Columbia, IFRA, and Sciences Po Research Masterclass in Nigeria

Columbia, IFRA, and Sciences Po Research Masterclass in Nigeria

In July 2018, the French Institute for Research in Africa (IFRA) Nigeria (Ibadan), Sciences Po (Paris) and the Institute of African Studies at Columbia University (New York) will host their second joint Research Masterclass in Nigeria, under the direction of IAS director Prof. Brian Larkin and Prof. Laurent Fourchard (Sciences Po - CERI). The class, entitled New Forms of Labor and Circulations of Goods and Persons in Nigeria, is made possible through the support of the French-Americal Cultural Exchange (FACE) Partnership University Fund and Alliance Program will be held this year at Mambayya House in Kano, Nigeria. It comes on the heels of the Sacred Urbanism, Entrepreneurial Religion, Infrastructure and the New Urbanism in Nigeria Masterclass held at the University of Ibadan in July 2017.
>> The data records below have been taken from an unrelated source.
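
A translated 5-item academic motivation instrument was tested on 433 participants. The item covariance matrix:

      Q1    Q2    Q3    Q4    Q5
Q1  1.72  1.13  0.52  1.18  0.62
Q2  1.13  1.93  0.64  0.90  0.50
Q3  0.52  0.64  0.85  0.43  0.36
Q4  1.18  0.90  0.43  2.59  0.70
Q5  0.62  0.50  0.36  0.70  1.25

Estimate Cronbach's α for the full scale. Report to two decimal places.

α = 0.78

Σσᵢ² = 1.72 + 1.93 + 0.85 + 2.59 + 1.25 = 8.34
Sum of the distinct covariances = 6.98
σ²_total = 8.34 + 2 × 6.98 = 22.30
α = (k/(k−1))·(1 − Σσᵢ²/σ²_total) = (5/4)·(1 − 8.34/22.30) = 0.78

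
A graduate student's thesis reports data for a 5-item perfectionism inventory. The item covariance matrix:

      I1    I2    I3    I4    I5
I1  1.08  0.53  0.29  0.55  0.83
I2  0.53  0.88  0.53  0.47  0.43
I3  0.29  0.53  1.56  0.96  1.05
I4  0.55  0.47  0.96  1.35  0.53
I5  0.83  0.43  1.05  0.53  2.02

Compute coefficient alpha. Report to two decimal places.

α = 0.80

ΣVar(i) = 1.08 + 0.88 + 1.56 + 1.35 + 2.02 = 6.89
Σ_{i<j} σ_ij = 6.17
total variance = 6.89 + 2 × 6.17 = 19.23
α = (k/(k−1))·(1 − ΣVar(i)/total variance) = (5/4)·(1 − 6.89/19.23) = 0.80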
The Masterclass is aimed at PhD students in Social Sciences and Humanities at the beginning of their doctoral studies (1st or 2nd year), who have not yet finished conducting their fieldwork, and also at students finishing a research master’s degree and planning to continue with doctoral studies. It trains students in intellectual questions, methods, and writing strategies relevant for their future careers. Participants focus on methodology and engage in reading seminars and firsthand research with the goal of writing a short analysis, which will be published online.
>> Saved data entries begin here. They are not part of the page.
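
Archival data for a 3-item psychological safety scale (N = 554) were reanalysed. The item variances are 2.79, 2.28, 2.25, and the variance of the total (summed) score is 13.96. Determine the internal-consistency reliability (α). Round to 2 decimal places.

α = 0.71

ΣVar(i) = 2.79 + 2.28 + 2.25 = 7.32
α = (k/(k−1))·(1 − ΣVar(i)/total variance) = (3/2)·(1 − 7.32/13.96) = 0.71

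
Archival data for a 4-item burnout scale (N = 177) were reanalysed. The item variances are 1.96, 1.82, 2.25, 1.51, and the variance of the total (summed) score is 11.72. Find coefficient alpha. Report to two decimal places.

sum of item variances = 1.96 + 1.82 + 2.25 + 1.51 = 7.54
α = (k/(k−1))·(1 − sum of item variances/σ²_T) = (4/3)·(1 − 7.54/11.72) = 0.48

α = 0.48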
2017's Sacred Urbanism Masterclasss, also supported by the Partnership University Fund and Alliance, brought 18 junior doctoral students from all over Nigeria to the University of Ibadan around the topic of religion as a shaping force in urban space. It has long been true that urban studies has viewed religion as something that happens in cities but not as a producer of urban space. In response to this, recent scholarship examines the ways that faith-based movements are increasingly coming to take on a role formerly played by the state in shaping the infrastructures, residences, schools, economies, and cultural practices of urban life. This is spectacularly the case in the prayer cities that have formed along the Lagos-Ibadan corridor in which massive gated communities represent a distinct form of gated urbanism complete with electricity supply, road building, education and health facilities, and water supply all provided by religious institutions rather than the state. Over the course of the 2017 Masterclass, students engaged in reading seminars around the Sacred Urbanism theme, developed intellectual questions around that topic, and pursued primary research at a field site. The masterclass examined arguments about the ways in which religious movements are increasingly coming to shape the future of urbanism in Nigeria.

This year, the Research Masterclass centered on the subject of New Forms of Labor and Circulations of Goods and Persons in NigeriaPrecariousness of work has become dominant in most of African economies under structural adjustment. Formal employment has been replaced with a far more amorphous, more lowly paid, insecure casualized work and self-employed petty trade with erratic earnings. The opening up of the market, the lowering of trade barriers, the urbanization process and the commoditization of services have simultaneously increased the circulation of goods and people and have created new job opportunities.

The 2018 Masterclass focused on the ways in which these circulations shape or reshape the labor market in a context of massive precariousness. If phenomenon such as migrations, informal labor and rural exodus have been extensively studied, movement of people and goods have seldom been looked at as emerging factors of new forms of labor. This included business strategies focusing on new types of transnational goods (electronic and ITC service providers, religious materials), on travelers and pilgrims as targeted customers or on activities developed within groups characterized by their mobility (drivers, traders, waste collectors…). Once again, students participated in a combination of seminars and data collection in the field, culminating in a write-up and presentation of their research.